The council is studying a bill that will place responsibility on the employee and the employer to get injured workers back on the job. Commissioner John Florez said council members have until Dec. 28 to send their comments about the bill to the commission.During a recent meeting, council members agreed on the concept of a quick return to the job for injured workers, but Larry Bunkall, executive director of the Utah Manufacturers Association, said there already are ways to get injured workers back on the job quickly, and the bill would make it too costly for employers.

The council appointed a task force with James Swenson as chairman to deal with re-employment of injured workers. The task force met four times, and although the members couldn't agree on the language, they did say there was support for a bill providing for suitable vocational rehabilitation and defining the limits of employer responsibility.

The task force recommended that the changes be tried for two years and that the results be evaluated by the commission. Task force members also suggested the commission create a rehabilitation coordinator position and share cost with the commission and the Division of Vocational Rehabilitation.

Referral to vocational rehabilitation would be the employers' decision. The task force said that if employees did not accept the established rehabilitation plan, employers' responsibility for benefits should end.

After receiving the task force's report, the commission wrote a bill. Its intent is to increase "the state's capability to return the injured worker to the work force as soon as possible in the most cost effective manner and define the employer's and employee's responsibility in achieving that end."

One goal of the act is to intervene in the initial stages of a worker's injury. This would reduce the cost to employers and insurance carriers by shortening the time the employee receives temporary total compensation, by reducing the number of permanent total cases now being added to the Employer's Reinsurance Fund and by allowing workers to concentrate on their abilities and their quick return to gainful employment rather than be preoccupied in obtaining disability benefits.

According to information circulated by the commission to council members, one problem with the current system is that it provides more incentives to stay on workmen's compensation than to go back to work.

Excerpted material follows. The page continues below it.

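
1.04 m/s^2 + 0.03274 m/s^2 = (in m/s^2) 1.073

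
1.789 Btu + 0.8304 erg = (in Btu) 1.789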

Hadley said the current system is costly because employers are paying an average of $12,000 annually per case and a maximum of $72,000. Also, seven cases involving permanently and totally disabled workers are added to the Employer's Reinsurance Fund each month at an average annual cost of $12,000 or an estimated $180,000 over 15 years.

The bill's provisions:

- Require early evaluation of the injured worker's capacity to return to the work force and the worker's commitment to a re-employment plan.

- Define the responsibilities of the worker and employer/-insurance carrier.

- Allow the injured worker to start a program that will allow him or her to return to the work force as quickly as possible.

- Allow the commission to hire a staff person to help the injured person get back to work and mobilize private and public resources to shorten the time the worker is unemployed.